Laying things out like this helps with things like sparse-root zones. I'm loopback-mounting /usr read-only, and that neatly catches everything (and ensures the parts of a package are consistent).

On the subject of zones, in a sparse-root zone /lib is inherited, which causes a problem. The SMF manifests and method scripts are now stored under /lib, and some are only relevant to the global zone. To handle this, I make a fixed copy of /lib for sparse-root zones to use, that doesn't have any errant SMF services present.

In order to be able to add my own services to zones, I make sure the manifests live under /var, which is unique to a zone.

I also handle /opt specially. According to filesystem(5), this is the "Root of a subtree for add-on application packages." The idea has always been that 3rd-parties pick a directory there and have that as their own dedicated prefix. (As an aside, I've always found the use of /etc/opt/foo and /var/opt/foo to be incredibly confusing, as it basically splatters the files associated with a given application all over the filesystem, making it very hard to keep track of things. Which is one of the reasons I just specify the prefix and put everything under the one root if I can.)

And what I do with /opt is mandate that it's not inherited by zones. Anything installed in /opt won't automatically be inherited by a zone. If you want it in a zone, you need to make sure it gets added there.

For my own applications designed for zones - particularly services, I put them under /opt/tribblix, so that an application foobar lives in /opt/tribblix/foobar, its configuration under /opt/tribblix/foobar/etc, and the like. Again, it's easier to see everything clearly if there's only one place to look. This layout makes it easy to run services in sparse-root zones, as the OS in /usr is read-only and the application never needs to touch that.

Modulo dependencies, anyway. That's a problem I haven't really solved, as some applications depend on packages that live in /usr, so I need some way to ensure that the right packages are installed in the global zone (or the zone template).

Solaris also had the notion of subsystems. For example, CDE (the dt subsystem) lived under /usr/dt, /var/dt, /etc/dt and the like. Again, I don't follow that. (Although there is the one exception which is that I install CDE under /usr/dt, because that's where it's always lived.) Most things are either generic (so live directly in /usr) or are  services that live under /opt/tribblix for zone support.

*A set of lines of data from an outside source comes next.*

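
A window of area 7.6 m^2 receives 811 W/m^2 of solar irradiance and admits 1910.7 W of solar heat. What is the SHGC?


Rearrange Q = Area * SHGC * Irradiance:
  SHGC = Q / (Area * Irradiance)
  SHGC = 1910.7 / (7.6 * 811) = 0.31

0.31


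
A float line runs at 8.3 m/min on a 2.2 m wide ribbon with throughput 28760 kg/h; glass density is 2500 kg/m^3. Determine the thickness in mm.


Ribbon cross-section from mass balance:
  Volume rate = throughput / density = 28760 / 2500 = 11.504 m^3/h
  thickness = volume rate / (speed * 60 * width), i.e.
  thickness = throughput / (60 * speed * width * density) * 1000
  thickness = 28760 / (60 * 8.3 * 2.2 * 2500) * 1000 = 10.5 mm

10.5 mm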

The exception to this are packages that live under /usr/versions in Tribblix. The main idea here is for things that might come in more than 1 version. For example, python 2 vs python 3. Or the various versions of Node.js or Java. Here the convention is that the application lives in a versioned directory under /usr/versions, allowing multiple versions of an application to coexist. (One or two things end up under /usr/versions even though there's no meaningful need to ever support multiple versions, when I need to put something in it's own directory hierarchy rather than directly in /usr, just to avoid having to create another standard location. Sort of like subsystems, but more tightly managed.) I'll generally put convenience links in the default path, although sometimes that involves picking a default version.

This all mirrors how I used to install software on Solaris 10 with zones many years ago. It's designed with zones in mind, and has been pretty sucessful.